Earlier, the United States had expelled 60 Russian diplomats from its territory in response to the attempt assassination of the Skripals. Now the country decided to impose further sanctions; they will be introduced in two steps. The ban on exporting products and technologies related to the U.S. national security (including advanced dual-use equipment) is expected to come into force on August 22. The second sanctions package will be implemented 90 days after they had been announced – at the beginning of November. For example, they envisage actual suspension of trade exchange with Russia. New U.S. sanctions may have negative impact on Russia’s oil industry as it heavily depends on technical equipment imported to Russia from the West.

More energy issues have been mentioned in the draft law on protecting the U.S. security against the potential Kremlin aggression (Defending American Security from the Kremlin Aggression Act of 2018). A group of both Republican and Democratic senators has prepared a bill targeted at Russia; they had intention to punish the Kremlin for its “on-going and constant meddling in the 2016 U.S. presidential elections, disastrous influence in Syria, aggressive activities in the Crimea as well as some other issues.” Moreover, the extensive document contains the president’s commitment to introduce restrictions – provided by the CAATSA Act of July 2017 – on individuals investing over 250 million dollars in Russian energy projects on entities delivering goods, services, capital or technologies with the aim of supporting Russian oil projects worth at the least 1 million dollars. The penalties would become applicable within 180 days since the Act comes into force.
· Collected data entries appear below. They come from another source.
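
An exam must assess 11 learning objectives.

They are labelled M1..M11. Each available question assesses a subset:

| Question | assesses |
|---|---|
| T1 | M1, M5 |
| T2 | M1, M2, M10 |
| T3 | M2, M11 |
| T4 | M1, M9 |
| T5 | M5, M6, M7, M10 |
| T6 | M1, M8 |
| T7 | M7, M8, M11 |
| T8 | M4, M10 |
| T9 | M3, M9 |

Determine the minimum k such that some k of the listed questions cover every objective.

5

Take {T3, T5, T6, T8, T9}. Their union is {M1, M2, M3, M4, M5, M6, M7, M8, M9, M10, M11}, which is all 11 objectives.
Only T5 contains M6, so T5 is forced; the remaining 7 objectives need at least 4 more questions (each remaining question adds at most 2) — so at least 5 questions are needed, and 5 is optimal.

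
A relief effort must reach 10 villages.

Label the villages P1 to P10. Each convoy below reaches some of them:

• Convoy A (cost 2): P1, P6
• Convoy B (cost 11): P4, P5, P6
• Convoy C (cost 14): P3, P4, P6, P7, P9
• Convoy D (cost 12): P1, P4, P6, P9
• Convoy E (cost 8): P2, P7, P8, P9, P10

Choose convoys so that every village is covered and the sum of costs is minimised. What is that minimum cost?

35

A, B, C, E together cover every village (A ∪ B ∪ C ∪ E = {P1, P2, P3, P4, P5, P6, P7, P8, P9, P10}); total cost 2 + 11 + 14 + 8 = 35.
No covering selection has total cost below 35.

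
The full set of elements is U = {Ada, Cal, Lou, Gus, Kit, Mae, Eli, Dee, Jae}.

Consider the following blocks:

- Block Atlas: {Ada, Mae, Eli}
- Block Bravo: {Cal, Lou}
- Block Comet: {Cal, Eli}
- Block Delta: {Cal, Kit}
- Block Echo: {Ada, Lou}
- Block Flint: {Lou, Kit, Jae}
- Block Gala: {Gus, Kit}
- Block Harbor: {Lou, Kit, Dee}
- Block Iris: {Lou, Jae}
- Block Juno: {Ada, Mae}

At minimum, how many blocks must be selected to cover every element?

Atlas, Bravo, Gala, Harbor, and Iris cover everything between them: the union {Ada, Cal, Lou, Gus, Kit, Mae, Eli, Dee, Jae} is all of U.
No 4 of the 10 blocks cover everything (all 210 combinations miss at least one element), so 5 is optimal.

5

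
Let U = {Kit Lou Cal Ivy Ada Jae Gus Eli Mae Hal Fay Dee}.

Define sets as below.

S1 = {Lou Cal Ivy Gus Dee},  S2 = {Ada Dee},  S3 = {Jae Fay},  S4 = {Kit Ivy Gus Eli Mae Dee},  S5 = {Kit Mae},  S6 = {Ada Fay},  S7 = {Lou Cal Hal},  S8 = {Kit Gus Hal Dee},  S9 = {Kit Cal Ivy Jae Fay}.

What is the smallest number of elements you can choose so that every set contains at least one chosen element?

The 4 elements {Mae, Hal, Fay, Dee} hit every set.
The sets S2, S3, S5, S7 are pairwise disjoint, so any hitting set needs a separate element for each — at least 4. Hence 4 is optimal.

4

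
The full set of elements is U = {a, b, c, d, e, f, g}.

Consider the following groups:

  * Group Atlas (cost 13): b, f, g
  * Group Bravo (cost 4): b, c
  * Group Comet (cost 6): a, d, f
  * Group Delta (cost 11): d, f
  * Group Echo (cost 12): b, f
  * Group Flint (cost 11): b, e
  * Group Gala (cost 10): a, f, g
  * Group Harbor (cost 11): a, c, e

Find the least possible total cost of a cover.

Atlas, Comet, Harbor together cover every element (Atlas ∪ Comet ∪ Harbor = {a, b, c, d, e, f, g}); total cost 13 + 6 + 11 = 30.
The greedy pick Bravo, Comet, Gala, Flint costs 31; no covering selection beats 30.

30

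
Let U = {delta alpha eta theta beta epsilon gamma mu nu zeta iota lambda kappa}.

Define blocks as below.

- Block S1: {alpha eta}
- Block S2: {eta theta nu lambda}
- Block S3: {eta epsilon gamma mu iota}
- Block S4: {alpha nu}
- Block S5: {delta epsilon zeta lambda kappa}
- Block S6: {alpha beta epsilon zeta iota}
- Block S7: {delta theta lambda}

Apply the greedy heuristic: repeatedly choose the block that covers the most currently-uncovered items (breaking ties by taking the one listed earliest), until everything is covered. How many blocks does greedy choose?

Greedy: pick S3 (covers 5 new) → pick S5 (covers 4 new) → pick S2 (covers 2 new) → pick S6 (covers 2 new). Total picks: 4.

4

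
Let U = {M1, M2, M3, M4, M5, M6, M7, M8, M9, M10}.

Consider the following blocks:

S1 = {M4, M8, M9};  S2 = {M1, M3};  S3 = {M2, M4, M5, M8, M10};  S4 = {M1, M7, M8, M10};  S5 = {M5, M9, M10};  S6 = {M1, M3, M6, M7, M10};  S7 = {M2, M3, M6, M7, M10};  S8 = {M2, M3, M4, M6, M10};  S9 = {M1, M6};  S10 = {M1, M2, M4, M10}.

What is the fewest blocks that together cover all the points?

3

S3, S5, and S6 cover everything between them: the union {M1, M2, M3, M4, M5, M6, M7, M8, M9, M10} is all of U.
No 2 of the 10 blocks cover everything (all 45 combinations miss at least one point), so 3 is optimal.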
In addition, the paper obliges the president to report on individuals and institutions involved in investing in the Russian oil sector; in addition, the draft provides for the introduction of penalties for entities that would violate the sanctions as well as it calls for coordinating U.S. sanctions with restrictions imposed by the European Union.

According to the draft, sanctions will be applied to all oil and gas projects whose value – also the estimated one – exceeds 250 million dollars. And even if the value of a project is below this amount when the law enters into force, investors, who exceed the sum, will be later considered the violators of the law. However, the document has not specified the notion of “energy project”; as a result, it will be possible to consider them in a much broader way as well as it enables to impose restrictions on such investments as the production of solar panels or geological exploration of hydrocarbons.